France needs more mesures pour l'innovation, according to a new report:
France isn't the hotbed of innovation it would like to be, and one reason is that scientific research has traditionally been done by public servants, who rarely start a company to turn their discoveries into new products or services. A 1999 law that aimed to change that by stimulating entrepreneurship has not had the intended effects, according to a report released on Tuesday. The report recommends relaxing the rules for academics who want to embark on a commercial adventure, rewarding those who file patents, and giving entrepreneurial scientists more recognition.
Judged solely by the number of patent filings, France may seem quite an entrepreneurial country; it ranks sixth globally, according to the latest figures from the World Intellectual Property Organization. But public researchers are often loath to become entrepreneurs. The French government asked Jean-Luc Beylat, president of Nokia Bell Labs France in Paris, and Pierre Tambourin, general director of the biocluster Genopole in Evry, to review the so-called Allègre Law of 1999, which sought to make it easier for scientists to engage in entrepreneurship, as well as similar initiatives.
[...] The authors suggest further loosening the rules. Researchers should be allowed to spend up to 10 years on developing their spin-off and to work 50% of their time on consulting activities, instead of the current 20%, for instance. They should also be given 3 years to resell their share and be allowed to keep up to 20% of it.

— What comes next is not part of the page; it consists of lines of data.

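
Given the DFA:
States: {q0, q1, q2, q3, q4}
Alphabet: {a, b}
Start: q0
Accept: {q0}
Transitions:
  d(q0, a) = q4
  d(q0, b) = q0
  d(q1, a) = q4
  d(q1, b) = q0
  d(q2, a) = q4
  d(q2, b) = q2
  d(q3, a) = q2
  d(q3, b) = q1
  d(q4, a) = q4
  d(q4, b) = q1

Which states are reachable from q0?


BFS from q0:
  layer 0: {q0}
  layer 1: {q4}
  layer 2: {q1}

{q0, q1, q4}


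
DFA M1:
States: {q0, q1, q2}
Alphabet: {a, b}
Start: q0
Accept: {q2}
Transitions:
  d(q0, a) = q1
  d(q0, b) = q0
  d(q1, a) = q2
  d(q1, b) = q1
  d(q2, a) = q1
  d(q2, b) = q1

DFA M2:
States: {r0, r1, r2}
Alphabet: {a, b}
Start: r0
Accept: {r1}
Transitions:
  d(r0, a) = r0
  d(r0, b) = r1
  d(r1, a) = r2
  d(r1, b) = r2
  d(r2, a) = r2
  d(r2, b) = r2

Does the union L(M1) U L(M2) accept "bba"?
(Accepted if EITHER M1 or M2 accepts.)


M1: final=q1 accepted=False
M2: final=r2 accepted=False

No, union rejects (neither accepts)


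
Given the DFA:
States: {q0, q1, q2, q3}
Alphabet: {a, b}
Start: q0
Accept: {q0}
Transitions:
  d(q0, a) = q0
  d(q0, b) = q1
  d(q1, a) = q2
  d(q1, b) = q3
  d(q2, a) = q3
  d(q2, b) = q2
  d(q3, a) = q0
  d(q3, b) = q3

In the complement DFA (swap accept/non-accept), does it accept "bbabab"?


Trace: q0 -> q1 -> q3 -> q0 -> q1 -> q2 -> q2
Final: q2
Original accept: {q0}
Complement: q2 is not in original accept

Yes, complement accepts (original rejects)


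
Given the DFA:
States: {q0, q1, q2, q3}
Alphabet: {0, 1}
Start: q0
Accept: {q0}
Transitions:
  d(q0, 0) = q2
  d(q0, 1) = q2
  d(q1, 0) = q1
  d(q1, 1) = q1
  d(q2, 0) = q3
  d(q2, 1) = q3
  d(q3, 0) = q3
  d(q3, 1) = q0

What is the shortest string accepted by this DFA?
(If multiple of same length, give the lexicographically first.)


BFS by string length (lex-first path to each state shown):
  len 0: q0<-""
Found accept state at length 0.

"" (empty string)


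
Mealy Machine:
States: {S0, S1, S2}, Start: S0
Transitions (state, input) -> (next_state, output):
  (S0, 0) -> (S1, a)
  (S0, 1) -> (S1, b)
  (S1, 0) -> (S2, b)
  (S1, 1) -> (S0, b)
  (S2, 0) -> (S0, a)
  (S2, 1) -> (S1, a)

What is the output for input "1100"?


Step-by-step:
  (S0, 1) -> (S1, b)
  (S1, 1) -> (S0, b)
  (S0, 0) -> (S1, a)
  (S1, 0) -> (S2, b)

"bbab"


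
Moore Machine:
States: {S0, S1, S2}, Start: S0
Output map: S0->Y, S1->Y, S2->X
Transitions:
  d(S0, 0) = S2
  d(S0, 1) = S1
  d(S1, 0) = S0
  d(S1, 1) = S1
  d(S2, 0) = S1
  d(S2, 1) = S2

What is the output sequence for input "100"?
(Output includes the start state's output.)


Start: S0 (output Y)
  --1--> S1 (output Y)
  --0--> S0 (output Y)
  --0--> S2 (output X)

"YYYX"


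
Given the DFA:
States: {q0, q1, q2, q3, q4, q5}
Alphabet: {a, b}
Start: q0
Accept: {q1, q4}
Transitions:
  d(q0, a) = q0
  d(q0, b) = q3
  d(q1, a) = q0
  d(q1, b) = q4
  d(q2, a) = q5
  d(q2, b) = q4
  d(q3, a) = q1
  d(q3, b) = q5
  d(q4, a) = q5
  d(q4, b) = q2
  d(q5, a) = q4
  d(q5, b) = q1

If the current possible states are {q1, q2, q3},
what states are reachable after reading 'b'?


Apply transition on 'b' from each current state:
  d(q1, b) = q4
  d(q2, b) = q4
  d(q3, b) = q5

{q4, q5}


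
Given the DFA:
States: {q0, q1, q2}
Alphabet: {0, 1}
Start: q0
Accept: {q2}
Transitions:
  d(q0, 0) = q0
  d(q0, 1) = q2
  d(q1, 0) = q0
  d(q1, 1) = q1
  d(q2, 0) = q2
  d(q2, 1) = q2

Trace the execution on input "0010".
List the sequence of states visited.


Input: 0010
d(q0, 0) = q0
d(q0, 0) = q0
d(q0, 1) = q2
d(q2, 0) = q2


q0 -> q0 -> q0 -> q2 -> q2


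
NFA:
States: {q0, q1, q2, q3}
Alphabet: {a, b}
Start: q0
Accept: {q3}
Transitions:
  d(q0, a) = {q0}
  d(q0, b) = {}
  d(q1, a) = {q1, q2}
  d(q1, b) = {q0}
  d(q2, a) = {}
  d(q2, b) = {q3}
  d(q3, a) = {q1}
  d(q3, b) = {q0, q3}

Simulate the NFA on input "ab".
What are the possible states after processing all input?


Start: {q0}
  --a--> {q0}
  --b--> {}

{} (empty set, no valid transitions)


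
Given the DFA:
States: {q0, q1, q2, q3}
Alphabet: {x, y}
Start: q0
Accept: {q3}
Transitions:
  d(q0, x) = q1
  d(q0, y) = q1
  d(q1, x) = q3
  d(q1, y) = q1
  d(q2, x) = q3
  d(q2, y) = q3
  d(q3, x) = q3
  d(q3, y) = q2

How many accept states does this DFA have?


Accept states listed: {q3}
Counting: q3(1)

1


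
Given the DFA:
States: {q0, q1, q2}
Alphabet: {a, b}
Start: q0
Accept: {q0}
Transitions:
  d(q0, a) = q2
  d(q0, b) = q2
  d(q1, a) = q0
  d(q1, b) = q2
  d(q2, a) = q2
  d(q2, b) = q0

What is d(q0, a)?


Looking up transition d(q0, a)

q2


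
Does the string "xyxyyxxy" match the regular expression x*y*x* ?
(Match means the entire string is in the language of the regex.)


|string| = 8; first = 'x'; last = 'y'

No, "xyxyyxxy" does not match x*y*x*


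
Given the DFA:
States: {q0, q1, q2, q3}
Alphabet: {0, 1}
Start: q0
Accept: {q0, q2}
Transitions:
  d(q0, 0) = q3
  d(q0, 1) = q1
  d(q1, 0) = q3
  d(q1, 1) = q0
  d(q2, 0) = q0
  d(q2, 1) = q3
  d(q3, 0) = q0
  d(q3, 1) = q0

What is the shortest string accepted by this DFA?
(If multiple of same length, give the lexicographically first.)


BFS by string length (lex-first path to each state shown):
  len 0: q0<-""
Found accept state at length 0.

"" (empty string)


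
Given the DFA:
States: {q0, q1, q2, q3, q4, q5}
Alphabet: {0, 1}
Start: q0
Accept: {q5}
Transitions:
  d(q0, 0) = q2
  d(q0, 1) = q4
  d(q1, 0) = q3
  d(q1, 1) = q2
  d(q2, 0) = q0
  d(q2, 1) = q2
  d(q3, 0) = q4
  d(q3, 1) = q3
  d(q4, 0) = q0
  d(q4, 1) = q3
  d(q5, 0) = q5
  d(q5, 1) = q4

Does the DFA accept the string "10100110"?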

The Public Service Ethics Commission should play a smaller role, the authors say, and entrepreneurial activities should be a factor in the career advancement of publicly funded researchers.
(Score: 2) by c0lo on Saturday February 18 2017, @07:22AM
First dotcom bubble did not happen in US.
Minitel [wikipedia.org]
Maybe those Fench people know a thing or two, stopping them from burning money into startups like Yo [businessinsider.com].